Senate chooses study panel over immediate change

Committee chair Sen. Tim Richards told Civil Beat that lawmakers want “more discussion and ho‘oponopono” before making any drastic move. Instead of greenlighting a full transfer of authority, the panel advanced a measure to create a working group that will spend up to two years hashing out recommendations, effectively pushing any final decision on Mauna ʻAla oversight to 2028.

What SB 3247 would do

Senate Bill 3247 lays out the blueprint for a new Royal Mausoleum Commission housed within the Department of Land and Natural Resources. According to LegiScan, the commission would craft policy, set cultural protocols, sign off on the process for hiring the kahu and accept private money to help pay for upkeep.

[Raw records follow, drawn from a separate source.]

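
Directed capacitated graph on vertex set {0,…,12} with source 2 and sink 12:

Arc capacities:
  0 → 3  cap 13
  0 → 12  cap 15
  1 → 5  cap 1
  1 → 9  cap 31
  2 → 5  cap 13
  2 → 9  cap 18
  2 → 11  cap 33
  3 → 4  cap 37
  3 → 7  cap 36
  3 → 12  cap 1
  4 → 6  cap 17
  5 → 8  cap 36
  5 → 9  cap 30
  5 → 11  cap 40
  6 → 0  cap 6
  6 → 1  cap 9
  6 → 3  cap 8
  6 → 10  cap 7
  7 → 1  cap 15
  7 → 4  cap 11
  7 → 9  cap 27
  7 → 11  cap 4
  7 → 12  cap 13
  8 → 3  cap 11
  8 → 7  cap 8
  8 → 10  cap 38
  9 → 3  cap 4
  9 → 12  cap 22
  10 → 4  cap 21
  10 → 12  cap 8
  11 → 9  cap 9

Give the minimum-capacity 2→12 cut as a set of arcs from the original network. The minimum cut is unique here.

Min-cut arcs: {(2,5), (9,3), (9,12)} (total capacity 39)

augment #1: 2→9→12 push 18
augment #2: 2→5→9→12 push 4
augment #3: 2→5→8→3→12 push 1
augment #4: 2→5→8→7→12 push 8
augment #5: 2→11→9→3→7→12 push 4
augment #6: 2→11→9→5→8→10→12 push 4
max flow = 39; residual-reachable set from 2 gives S-side
cut edges (S→T): {(2,5), (9,3), (9,12)} total cap 39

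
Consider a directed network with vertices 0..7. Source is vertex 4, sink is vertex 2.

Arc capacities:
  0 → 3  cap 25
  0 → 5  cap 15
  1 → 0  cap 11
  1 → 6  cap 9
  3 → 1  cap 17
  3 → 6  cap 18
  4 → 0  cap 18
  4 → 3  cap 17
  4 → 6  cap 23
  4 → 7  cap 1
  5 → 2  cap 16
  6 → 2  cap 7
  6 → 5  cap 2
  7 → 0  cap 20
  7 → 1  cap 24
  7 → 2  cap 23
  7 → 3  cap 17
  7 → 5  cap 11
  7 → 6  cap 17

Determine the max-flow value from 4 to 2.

augment #1: 4→6→2 bottleneck 7, total now 7
augment #2: 4→7→2 bottleneck 1, total now 8
augment #3: 4→0→5→2 bottleneck 15, total now 23
augment #4: 4→6→5→2 bottleneck 1, total now 24

Maximum flow value: 24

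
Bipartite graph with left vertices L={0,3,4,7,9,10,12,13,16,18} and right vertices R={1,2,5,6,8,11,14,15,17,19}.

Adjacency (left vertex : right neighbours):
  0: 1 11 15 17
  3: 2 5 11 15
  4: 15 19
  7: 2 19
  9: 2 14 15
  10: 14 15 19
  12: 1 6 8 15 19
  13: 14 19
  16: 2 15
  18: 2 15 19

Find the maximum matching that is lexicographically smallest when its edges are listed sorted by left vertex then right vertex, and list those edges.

|M| = 7 (so the lex-smallest maximum matching has 7 edges)
process left vertices in ascending order; for each, take the smallest-labelled available neighbour that still permits 7 edges overall, or leave it unmatched if none does
lex-smallest matching: {0-1, 3-5, 4-15, 7-2, 9-14, 10-19, 12-6}

Lex-smallest maximum matching: {(0,1), (3,5), (4,15), (7,2), (9,14), (10,19), (12,6)}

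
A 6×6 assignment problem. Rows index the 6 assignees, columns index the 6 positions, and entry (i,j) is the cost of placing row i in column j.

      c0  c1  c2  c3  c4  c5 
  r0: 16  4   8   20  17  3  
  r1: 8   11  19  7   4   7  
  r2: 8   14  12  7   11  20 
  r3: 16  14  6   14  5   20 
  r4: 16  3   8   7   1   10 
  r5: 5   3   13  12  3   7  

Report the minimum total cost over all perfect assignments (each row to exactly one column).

one of 3 optimal assignments: row0→col5 (cost 3), row1→col0 (cost 8), row2→col3 (cost 7), row3→col2 (cost 6), row4→col4 (cost 1), row5→col1 (cost 3)
total = 3 + 8 + 7 + 6 + 1 + 3 = 28

Minimum assignment cost: 28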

The bill also sketches out potential commission seats for aliʻi trusts, Hawaiian royal societies, burial councils and legislative appointees, and it would require yearly reports back to lawmakers.

Roots of the dispute

The latest showdown traces back to DLNR’s 2024 decision to name Doni Leināʻala Chong as permanent curator, a move that some descendants say cut against long standing family custodial practices and did not involve enough consultation. The Honolulu Star-Advertiser reported that members of the Maioho family, whose ancestors served as kahu for generations, objected to how the hiring unfolded.